Buddhist practice and Buddhist art have been inseparable in the Himalayas ever since Buddhism arrived to the region in the eighth century. But for the casual observer it can be difficult to make sense of the complex iconography. Not to worry—Himalayan art scholar Jeff Watt is here to help. In this “Himalayan Buddhist Art 101” series, Jeff is making sense of this rich artistic tradition by presenting weekly images from the Himalayan Art Resources archives and explaining their roles in the Buddhist tradition.

Who Created the Hindu Gods?

Avalokiteshvara – Rakta Lokeshvara (Red Lord of the World). Tibet, 1800–1899. Gelug lineage.70.49×45.72cm. Ground mineral pigment on cotton. Collection of Rubin Museum of Art.

This might seem like a strange question when looking at Buddhist art but it has its place. According to one Mahayana Buddhist text, the Karandavyuha Sutra, at least nine of the well-known Hindu gods are created from the compassionate activity of Avalokiteshvara. The sutra, dating from the 4th or 5th century, was translated from Sanskrit into both Tibetan and Chinese.

The iconography depicting Avalokiteshvara creating the Hindu gods appears in both Nepalese and Tibetan art. Known depictions all follow the same basic iconography and composition, where the central figure is a standing red Avalokiteshvara with one face and two hands. The left hand points downward in a gesture of generosity, holding a flower blossom. The right arm points down in the same gesture, also sometimes holding the stem of a flower blossom. The figure is peaceful and beautiful in appearance, wearing lavish jewelery and heavenly garments. Draped over his left shoulder is the obligatory krishnasara deer skin.

Avalokiteshvara – Rakta Lokeshvara (Red Lord of the World).
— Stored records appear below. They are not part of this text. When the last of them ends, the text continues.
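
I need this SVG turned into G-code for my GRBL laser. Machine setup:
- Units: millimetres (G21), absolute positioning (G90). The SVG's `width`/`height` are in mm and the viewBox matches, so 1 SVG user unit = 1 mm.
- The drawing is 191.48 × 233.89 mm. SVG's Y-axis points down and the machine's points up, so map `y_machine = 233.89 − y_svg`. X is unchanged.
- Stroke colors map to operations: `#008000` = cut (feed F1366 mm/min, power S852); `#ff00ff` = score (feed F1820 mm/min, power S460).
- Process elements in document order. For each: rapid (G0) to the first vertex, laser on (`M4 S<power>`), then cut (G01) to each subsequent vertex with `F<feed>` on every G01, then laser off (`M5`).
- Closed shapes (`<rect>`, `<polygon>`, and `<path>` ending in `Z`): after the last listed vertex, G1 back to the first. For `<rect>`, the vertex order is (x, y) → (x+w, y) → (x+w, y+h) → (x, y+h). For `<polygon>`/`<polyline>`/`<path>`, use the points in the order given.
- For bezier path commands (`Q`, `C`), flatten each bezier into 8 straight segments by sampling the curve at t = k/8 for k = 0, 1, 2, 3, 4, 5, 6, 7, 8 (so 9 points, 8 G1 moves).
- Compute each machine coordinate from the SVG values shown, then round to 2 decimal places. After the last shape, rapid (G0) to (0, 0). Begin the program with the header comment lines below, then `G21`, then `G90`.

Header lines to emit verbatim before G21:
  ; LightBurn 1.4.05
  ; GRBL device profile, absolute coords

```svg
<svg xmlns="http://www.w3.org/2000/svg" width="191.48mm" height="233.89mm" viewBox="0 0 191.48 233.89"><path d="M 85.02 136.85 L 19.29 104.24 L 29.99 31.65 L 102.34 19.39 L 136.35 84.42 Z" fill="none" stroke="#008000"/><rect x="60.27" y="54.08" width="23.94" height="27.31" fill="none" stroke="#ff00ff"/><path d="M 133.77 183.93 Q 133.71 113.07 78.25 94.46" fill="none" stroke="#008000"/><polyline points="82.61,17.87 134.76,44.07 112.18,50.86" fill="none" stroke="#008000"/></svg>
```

Since the viewBox matches the mm dimensions, user units are millimetres directly. The only transform is the Y-flip y_m = 233.89 − y_svg.

Shape 1 is a regular polygon drawn with `<path>`. Its stroke #008000 means cut at S852, F1366. After flipping Y the toolpath is (85.02,97.04) → (19.29,129.65) → (29.99,202.24) → (102.34,214.50) → (136.35,149.47) → (85.02,97.04), returning to the start.

Shape 2 is a rectangle drawn with `<rect>`. Its stroke #ff00ff means score at S460, F1820. After flipping Y the toolpath is (60.27,179.81) → (84.21,179.81) → (84.21,152.50) → (60.27,152.50) → (60.27,179.81), returning to the start.

Shape 3 is a quadratic bezier drawn with `<path>`. Its stroke #008000 means cut at S852, F1366. After flipping Y the toolpath is (133.77,49.96) → (132.89,66.86) → (130.28,82.12) → (125.93,95.76) → (119.86,107.76) → (112.05,118.12) → (102.52,126.86) → (91.25,133.96) → (78.25,139.43).

Shape 4 is a open polyline drawn with `<polyline>`. Its stroke #008000 means cut at S852, F1366. After flipping Y the toolpath is (82.61,216.02) → (134.76,189.82) → (112.18,183.03).

; LightBurn 1.4.05
; GRBL device profile, absolute coords
G21
G90
G0 X85.02 Y97.04
M4 S852
G01 X19.29 Y129.65 F1366
G01 X29.99 Y202.24 F1366
G01 X102.34 Y214.50 F1366
G01 X136.35 Y149.47 F1366
G01 X85.02 Y97.04 F1366
M5
G0 X60.27 Y179.81
M4 S460
G01 X84.21 Y179.81 F1820
G01 X84.21 Y152.50 F1820
G01 X60.27 Y152.50 F1820
G01 X60.27 Y179.81 F1820
M5
G0 X133.77 Y49.96
M4 S852
G01 X132.89 Y66.86 F1366
G01 X130.28 Y82.12 F1366
G01 X125.93 Y95.76 F1366
G01 X119.86 Y107.76 F1366
G01 X112.05 Y118.12 F1366
G01 X102.52 Y126.86 F1366
G01 X91.25 Y133.96 F1366
G01 X78.25 Y139.43 F1366
M5
G0 X82.61 Y216.02
M4 S852
G01 X134.76 Y189.82 F1366
G01 X112.18 Y183.03 F1366
M5
G0 X0.00 Y0.00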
Nepal, 1800–1899. 72.39×54.61cm. Ground mineral pigment on cotton. Collection of Rubin Museum of Art.

Surrounding the large central figure of Avalokiteshvara are the Hindu gods, emanations originating from specific locations on the body of Avalokiteshvara. In some paintings a ray of light extends outward and the god manifests on a lotus seat; in others it is a trail of white clouds. The resulting composition consists of the large central subject of Avalokiteshvara with many small figures of gods surrounding and framing him.
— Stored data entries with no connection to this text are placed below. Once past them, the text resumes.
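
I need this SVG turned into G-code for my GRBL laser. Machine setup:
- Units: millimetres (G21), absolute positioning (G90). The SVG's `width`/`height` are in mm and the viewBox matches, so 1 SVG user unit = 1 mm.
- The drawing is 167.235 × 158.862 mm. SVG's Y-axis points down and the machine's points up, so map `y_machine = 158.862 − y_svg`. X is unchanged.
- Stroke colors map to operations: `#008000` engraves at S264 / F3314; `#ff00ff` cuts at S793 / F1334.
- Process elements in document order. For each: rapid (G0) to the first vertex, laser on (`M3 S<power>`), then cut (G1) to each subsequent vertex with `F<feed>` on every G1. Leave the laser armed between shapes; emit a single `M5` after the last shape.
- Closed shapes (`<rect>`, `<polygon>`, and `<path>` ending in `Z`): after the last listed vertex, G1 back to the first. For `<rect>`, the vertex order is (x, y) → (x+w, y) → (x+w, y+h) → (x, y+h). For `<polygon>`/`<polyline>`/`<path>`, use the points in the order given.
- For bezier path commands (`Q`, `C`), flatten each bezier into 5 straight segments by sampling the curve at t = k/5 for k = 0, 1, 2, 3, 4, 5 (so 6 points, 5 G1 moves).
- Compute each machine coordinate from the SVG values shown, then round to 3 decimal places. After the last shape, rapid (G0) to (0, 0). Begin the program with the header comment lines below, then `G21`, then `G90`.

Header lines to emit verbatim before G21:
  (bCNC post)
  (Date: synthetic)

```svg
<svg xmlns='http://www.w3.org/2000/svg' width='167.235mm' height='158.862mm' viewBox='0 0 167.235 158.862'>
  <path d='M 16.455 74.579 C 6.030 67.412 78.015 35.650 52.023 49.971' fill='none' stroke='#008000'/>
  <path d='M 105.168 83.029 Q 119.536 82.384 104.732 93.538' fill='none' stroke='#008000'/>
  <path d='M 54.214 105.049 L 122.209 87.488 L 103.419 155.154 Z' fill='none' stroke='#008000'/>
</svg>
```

(bCNC post)
(Date: synthetic)
G21
G90
G0 X16.455 Y84.283
M3 S264
G1 X18.646 Y90.969 F3314
G1 X31.957 Y100.166 F3314
G1 X47.729 Y108.480 F3314
G1 X57.304 Y112.519 F3314
G1 X52.023 Y108.891 F3314
G0 X105.168 Y75.833
M3 S264
G1 X109.748 Y75.619 F3314
G1 X111.995 Y74.461 F3314
G1 X111.908 Y72.359 F3314
G1 X109.487 Y69.314 F3314
G1 X104.732 Y65.324 F3314
G0 X54.214 Y53.813
M3 S264
G1 X122.209 Y71.374 F3314
G1 X103.419 Y3.708 F3314
G1 X54.214 Y53.813 F3314
M5
G0 X0.000 Y0.000

1 u = 1 mm; y_m = 158.862 − y.

[1] `<path>` cubic bezier, #008000→engrave S264 F3314: (16.455,84.283) → (18.646,90.969) → (31.957,100.166) → (47.729,108.480) → (57.304,112.519) → (52.023,108.891)

[2] `<path>` quadratic bezier, #008000→engrave S264 F3314: (105.168,75.833) → (109.748,75.619) → (111.995,74.461) → (111.908,72.359) → (109.487,69.314) → (104.732,65.324)

[3] `<path>` regular polygon, #008000→engrave S264 F3314: (54.214,53.813) → (122.209,71.374) → (103.419,3.708) → (54.214,53.813) (closed)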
The Karandavyuha Sutra (Tibetan translation) reads,

From the eyes are the sun [Surya] and moon [Chandra], from the forehead Maheshvara [Shiva], from the shoulder Brahma, from the heart the Great Powerful One [Vishnu], from the teeth the Goddess Sarasvati, from the mouth all of the wind is born [Vayu], from the feet earth [Bhudevi], and from the belly arises the Water God [Varuna].
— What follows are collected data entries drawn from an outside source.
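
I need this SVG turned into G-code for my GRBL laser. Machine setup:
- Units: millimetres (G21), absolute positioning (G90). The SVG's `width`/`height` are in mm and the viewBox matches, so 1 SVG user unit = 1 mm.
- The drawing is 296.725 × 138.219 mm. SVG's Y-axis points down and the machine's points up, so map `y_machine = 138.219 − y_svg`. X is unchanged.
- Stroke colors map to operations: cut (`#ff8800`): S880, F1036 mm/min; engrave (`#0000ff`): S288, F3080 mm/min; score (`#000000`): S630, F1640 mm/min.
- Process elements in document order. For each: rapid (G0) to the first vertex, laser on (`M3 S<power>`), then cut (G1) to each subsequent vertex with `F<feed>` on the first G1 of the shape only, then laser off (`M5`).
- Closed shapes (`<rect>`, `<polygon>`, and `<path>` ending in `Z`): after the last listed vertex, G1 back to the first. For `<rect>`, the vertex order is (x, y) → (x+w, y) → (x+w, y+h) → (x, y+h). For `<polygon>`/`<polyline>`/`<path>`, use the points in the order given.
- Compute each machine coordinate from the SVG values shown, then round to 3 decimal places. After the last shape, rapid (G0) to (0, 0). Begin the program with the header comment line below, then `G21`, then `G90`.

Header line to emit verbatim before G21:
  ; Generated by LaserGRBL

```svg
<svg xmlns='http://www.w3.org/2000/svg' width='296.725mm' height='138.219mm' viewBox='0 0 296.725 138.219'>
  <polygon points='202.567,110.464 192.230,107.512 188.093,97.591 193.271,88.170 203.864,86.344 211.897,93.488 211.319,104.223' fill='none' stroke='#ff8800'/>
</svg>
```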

Avalokiteshvara – Rakta Lokeshvara (Red Lord of the World). Nepal, 1700–1799. 85.09×67.31cm. Ground mineral pigment on cotton. Collection of Rubin Museum of Art.

Although consistent in composition, the paintings vary in their respective iconographies for each of the Hindu gods. Variations include the colors of the gods, the numbers of arms, and the attributes held in the hands. Additional gods are also sometimes added to the original nine mentioned in the sutra. The placement of the gods in the composition can also vary slightly, with some artists, for example, placing Shiva higher in the hierarchy, closer to the head of Avalokiteshvara, and other gods lower.

Regardless of the minor iconographic differences, the overall theme and composition of the paintings is clear and consistent, based in the Karandavyuha Sutra, where Avalokiteshvara is the creator and progenitor of the Hindu Gods.